Teens have access to video games, computers, arts and crafts, age-appropriate magazines and books. Child life therapists encourage communication and understand teens’ need for independence and privacy.
Jarrett’s Joy Cart distributes toys, books and movies to patients in the Addison Jo Blair Cancer Care Center. Caps for Kids provides hats autographed by celebrities, entertainers and athletes to help young cancer patients cope with hair loss.
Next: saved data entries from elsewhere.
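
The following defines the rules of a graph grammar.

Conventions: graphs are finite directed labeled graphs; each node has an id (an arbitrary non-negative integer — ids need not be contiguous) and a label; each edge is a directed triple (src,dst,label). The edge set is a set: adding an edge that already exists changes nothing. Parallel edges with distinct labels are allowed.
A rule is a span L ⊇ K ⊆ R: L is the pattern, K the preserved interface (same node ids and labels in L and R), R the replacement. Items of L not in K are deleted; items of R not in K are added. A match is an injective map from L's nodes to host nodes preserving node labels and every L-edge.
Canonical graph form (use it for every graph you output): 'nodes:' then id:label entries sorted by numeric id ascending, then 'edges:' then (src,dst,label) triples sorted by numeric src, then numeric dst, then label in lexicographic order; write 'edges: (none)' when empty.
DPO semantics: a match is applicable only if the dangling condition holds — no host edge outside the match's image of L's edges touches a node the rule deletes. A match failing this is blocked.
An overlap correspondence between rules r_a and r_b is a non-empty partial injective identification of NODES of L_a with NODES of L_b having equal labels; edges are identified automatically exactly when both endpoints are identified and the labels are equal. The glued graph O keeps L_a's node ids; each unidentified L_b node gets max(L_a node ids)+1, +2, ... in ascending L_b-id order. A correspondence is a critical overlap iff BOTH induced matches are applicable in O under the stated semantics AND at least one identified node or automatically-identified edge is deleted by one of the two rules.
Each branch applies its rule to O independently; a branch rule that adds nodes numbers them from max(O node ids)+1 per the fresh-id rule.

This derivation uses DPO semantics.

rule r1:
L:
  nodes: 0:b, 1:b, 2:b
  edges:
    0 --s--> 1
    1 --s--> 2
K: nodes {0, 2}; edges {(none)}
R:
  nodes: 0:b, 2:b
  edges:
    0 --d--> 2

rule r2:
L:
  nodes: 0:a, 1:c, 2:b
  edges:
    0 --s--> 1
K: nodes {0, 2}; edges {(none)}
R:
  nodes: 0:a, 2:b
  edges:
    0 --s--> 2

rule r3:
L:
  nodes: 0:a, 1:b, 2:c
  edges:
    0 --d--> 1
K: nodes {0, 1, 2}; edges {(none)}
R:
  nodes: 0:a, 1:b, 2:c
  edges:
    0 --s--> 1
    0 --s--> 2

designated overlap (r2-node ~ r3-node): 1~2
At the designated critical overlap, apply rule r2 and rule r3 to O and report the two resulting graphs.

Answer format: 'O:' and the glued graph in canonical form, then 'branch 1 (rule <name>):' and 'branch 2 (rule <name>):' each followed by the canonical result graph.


O:
nodes: 0:a, 1:c, 2:b, 3:a, 4:b
edges: (0,1,s); (3,4,d)
branch 1 (rule r2):
nodes: 0:a, 2:b, 3:a, 4:b
edges: (0,2,s); (3,4,d)
branch 2 (rule r3):
nodes: 0:a, 1:c, 2:b, 3:a, 4:b
edges: (0,1,s); (3,1,s); (3,4,s)


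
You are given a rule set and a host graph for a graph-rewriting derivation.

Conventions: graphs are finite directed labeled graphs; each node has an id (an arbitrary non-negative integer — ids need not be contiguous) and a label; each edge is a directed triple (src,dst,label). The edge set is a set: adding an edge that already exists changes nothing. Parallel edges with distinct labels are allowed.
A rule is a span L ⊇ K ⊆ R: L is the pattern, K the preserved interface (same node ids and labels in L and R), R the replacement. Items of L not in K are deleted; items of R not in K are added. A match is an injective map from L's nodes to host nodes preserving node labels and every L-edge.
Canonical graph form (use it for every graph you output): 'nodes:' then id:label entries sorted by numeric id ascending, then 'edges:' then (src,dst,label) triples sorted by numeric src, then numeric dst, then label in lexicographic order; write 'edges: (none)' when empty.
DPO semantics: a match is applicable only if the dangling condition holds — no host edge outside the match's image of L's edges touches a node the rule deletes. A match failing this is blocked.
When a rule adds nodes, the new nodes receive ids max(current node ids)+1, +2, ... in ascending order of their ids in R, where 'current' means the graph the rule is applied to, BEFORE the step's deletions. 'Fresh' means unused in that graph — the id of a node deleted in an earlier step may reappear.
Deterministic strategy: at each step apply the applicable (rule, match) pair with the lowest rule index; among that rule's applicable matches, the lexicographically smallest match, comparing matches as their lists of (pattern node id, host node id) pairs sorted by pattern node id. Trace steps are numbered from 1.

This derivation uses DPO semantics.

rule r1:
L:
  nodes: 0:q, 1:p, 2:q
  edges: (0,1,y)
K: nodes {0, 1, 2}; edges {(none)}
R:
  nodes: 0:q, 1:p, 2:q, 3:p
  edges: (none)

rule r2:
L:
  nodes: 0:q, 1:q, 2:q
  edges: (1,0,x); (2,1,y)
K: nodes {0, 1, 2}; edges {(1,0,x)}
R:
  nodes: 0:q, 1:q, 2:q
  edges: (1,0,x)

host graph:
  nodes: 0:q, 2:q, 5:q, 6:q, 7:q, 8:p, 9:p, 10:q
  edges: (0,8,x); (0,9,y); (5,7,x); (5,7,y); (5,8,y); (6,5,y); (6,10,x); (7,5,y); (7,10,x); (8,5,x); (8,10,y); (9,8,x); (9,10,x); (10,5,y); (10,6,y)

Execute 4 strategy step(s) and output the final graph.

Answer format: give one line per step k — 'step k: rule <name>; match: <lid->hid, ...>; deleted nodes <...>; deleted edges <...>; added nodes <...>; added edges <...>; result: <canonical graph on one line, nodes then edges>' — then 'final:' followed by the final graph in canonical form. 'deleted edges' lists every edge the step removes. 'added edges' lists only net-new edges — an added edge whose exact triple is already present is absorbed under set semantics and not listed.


step 1: rule r1; match: 0->0, 1->9, 2->2; deleted nodes (none); deleted edges (0,9,y); added nodes 11; added edges (none); result: nodes: 0:q, 2:q, 5:q, 6:q, 7:q, 8:p, 9:p, 10:q, 11:p edges: (0,8,x); (5,7,x); (5,7,y); (5,8,y); (6,5,y); (6,10,x); (7,5,y); (7,10,x); (8,5,x); (8,10,y); (9,8,x); (9,10,x); (10,5,y); (10,6,y)
step 2: rule r1; match: 0->5, 1->8, 2->0; deleted nodes (none); deleted edges (5,8,y); added nodes 12; added edges (none); result: nodes: 0:q, 2:q, 5:q, 6:q, 7:q, 8:p, 9:p, 10:q, 11:p, 12:p edges: (0,8,x); (5,7,x); (5,7,y); (6,5,y); (6,10,x); (7,5,y); (7,10,x); (8,5,x); (8,10,y); (9,8,x); (9,10,x); (10,5,y); (10,6,y)
step 3: rule r2; match: 0->7, 1->5, 2->6; deleted nodes (none); deleted edges (6,5,y); added nodes (none); added edges (none); result: nodes: 0:q, 2:q, 5:q, 6:q, 7:q, 8:p, 9:p, 10:q, 11:p, 12:p edges: (0,8,x); (5,7,x); (5,7,y); (6,10,x); (7,5,y); (7,10,x); (8,5,x); (8,10,y); (9,8,x); (9,10,x); (10,5,y); (10,6,y)
step 4: rule r2; match: 0->7, 1->5, 2->10; deleted nodes (none); deleted edges (10,5,y); added nodes (none); added edges (none); result: nodes: 0:q, 2:q, 5:q, 6:q, 7:q, 8:p, 9:p, 10:q, 11:p, 12:p edges: (0,8,x); (5,7,x); (5,7,y); (6,10,x); (7,5,y); (7,10,x); (8,5,x); (8,10,y); (9,8,x); (9,10,x); (10,6,y)
final:
nodes: 0:q, 2:q, 5:q, 6:q, 7:q, 8:p, 9:p, 10:q, 11:p, 12:p
edges: (0,8,x); (5,7,x); (5,7,y); (6,10,x); (7,5,y); (7,10,x); (8,5,x); (8,10,y); (9,8,x); (9,10,x); (10,6,y)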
Flashes of Hope provides professional volunteer photographers each month to create uplifting portraits of kids fighting cancer. The portraits help children feel better about their changing appearance and celebrate it.
Local police officers who are part of Shield of Faith bring a wagon of toys and games to patients once a week.
Camp Quality, Texas Roadhouse and other groups provide meals periodically for patients’ families.
The Coping Cart, a mobile multimedia center, gives kids the opportunity to create videos to share their strategies for coping. With families’ permission, these videos are posted on CopingClub.com to help other children and families who may feel alone in their experiences.
Camp Quality and Indian Summer Camp both offer cancer patients ages 5 to 17 a chance to enjoy summertime fun. There is no cost to families for these camps. Norton Children’s Hospital pediatric oncology-certified nurses work as camp nurses, thanks to support from the Children’s Hospital Foundation.